# Labor/time estimates?



## FarmhousePantry (Aug 5, 2020)

Bit of catering advice sought - how many worker-hours would you expect needed to prepare appetizers (3 types) and a meal (3 options) for 130, delivered and drop-off/set-up? In particular, it's a wedding that they can no longer hold at their original venue due to social distancing, so are moving to tents etc on a family property. 

They're supplying all dishes, chafers, etc, so its largely just the food prep and delivery on our part, not on-site cleanup or service. In this case the client requested meatballs, crudite, and bruschetta apps, and for meals a sliced flank steak with onions and mashed potato, a puff pastry wrapped chicken with green beans, and a glazed tofu with veggies and rice. We prepare from scratch, including hand-forming meatballs and making our own puff pastry dough. 

I did work a foodservice position in a retirement community, 2 of us working 10 hour days would readily do a lunch buffet and then plated dinners for 60-70 residents, pretty much from scratch and including our own dishes. Also worked a couple summers with a high-end off-site caterer, but wasn't part of the back-end commissary food production. I haven't done that scale in a while or at my current place, but am thinking 20 hours on the low end to 40 hours on the high. This is partly about quoting price for the service, and partly about scheduling the work and workers for the week/day.

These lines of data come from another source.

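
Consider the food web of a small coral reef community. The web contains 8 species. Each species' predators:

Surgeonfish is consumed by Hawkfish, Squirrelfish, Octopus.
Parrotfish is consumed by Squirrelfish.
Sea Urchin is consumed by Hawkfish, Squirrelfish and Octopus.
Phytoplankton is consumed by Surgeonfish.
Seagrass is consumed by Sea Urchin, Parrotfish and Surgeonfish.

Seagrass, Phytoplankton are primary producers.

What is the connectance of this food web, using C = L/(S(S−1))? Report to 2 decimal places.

The web has S = 8 species and L = 11 feeding links.
C = L / (S(S−1)) = 11 / 56 = 0.1964 ≈ 0.20.

C = 0.20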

When costing, do you have generic benchmarks for labor/time that you use? Hours-per-meal or meals-per-hour or? Or do you find you can just stick with a markup rate on COGS and that works out right anyway?
You often see discussions about pricing in terms of COGS and labor costs, but less about actual productivity.


----------



## chefross (May 5, 2010)

Welcome to our ChefTalk. I charge by the hour. My contract has an estimate but isn't complete until after the function is over and I know how many hours it took to make the menu. In your case, you'll know the timing and can add it to the bill.
You don't say how many people you have to prep this menu.

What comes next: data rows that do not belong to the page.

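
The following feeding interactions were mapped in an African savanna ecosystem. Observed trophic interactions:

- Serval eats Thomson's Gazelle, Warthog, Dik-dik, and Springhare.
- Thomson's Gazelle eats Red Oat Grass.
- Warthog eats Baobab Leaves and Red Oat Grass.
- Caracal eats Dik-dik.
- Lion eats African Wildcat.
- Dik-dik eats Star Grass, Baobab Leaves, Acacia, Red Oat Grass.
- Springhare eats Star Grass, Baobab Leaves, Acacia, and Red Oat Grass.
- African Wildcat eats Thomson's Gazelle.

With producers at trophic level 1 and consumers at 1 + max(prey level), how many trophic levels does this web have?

Producers (level 1): Baobab Leaves, Red Oat Grass, Acacia, Star Grass.
Red Oat Grass → Thomson's Gazelle → African Wildcat → Lion gives Lion level 4.
No species has a prey at level 4, so no species reaches level 5.

4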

I wish you luck. You're menu is very perishable.


----------



## sgsvirgil (Mar 1, 2017)

The number of hours depends on the number of employees, the type of meals being prepared including prep time etc. 

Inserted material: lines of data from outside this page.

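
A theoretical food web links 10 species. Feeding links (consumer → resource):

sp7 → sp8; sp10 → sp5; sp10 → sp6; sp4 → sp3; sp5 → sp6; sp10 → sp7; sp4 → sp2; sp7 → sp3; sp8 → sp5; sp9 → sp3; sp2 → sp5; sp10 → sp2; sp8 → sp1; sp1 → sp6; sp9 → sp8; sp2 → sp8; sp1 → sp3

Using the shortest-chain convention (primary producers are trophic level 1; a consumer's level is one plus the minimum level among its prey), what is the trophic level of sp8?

sp6 is a producer → level 1.
sp1 eats sp6 → level 2.
sp8 eats sp1 → level 3.
No prey of sp8 is below level 2, so 3 is the minimum.

Trophic level 3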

In a very general ball park sense, you're looking at a minimum of 24 to 36 man-hours to prep, prepare and deliver the food based on 3 people working 8 hour to 12 hours, not including yourself. 

More details = better answers.

The real problem here is how you're going to deliver those menu items without significant quality loss, especially the pastry wrapped chicken. 

Good luck.


----------



## peachcreek (Sep 21, 2001)

sgsvirgil said:


> The real problem here is how you're going to deliver those menu items without significant quality loss, especially the pastry wrapped chicken.


I think what I'd do if I were to be delivering food like that would be to text pics of each entree, freshly packed, and how it looks and have my 'before' timestamped pics. That way if it sat around for and hour or more once I left it there at least I had proof it once looked as it should.

As for costing a giant to-go order, I would price by the item each, times number of items needed. I would set a delivery fee, based on loading, unloading, drive time and vehicle costs+ markup. Also be specific on gratuity percentage if you charge one.

Good luck!


----------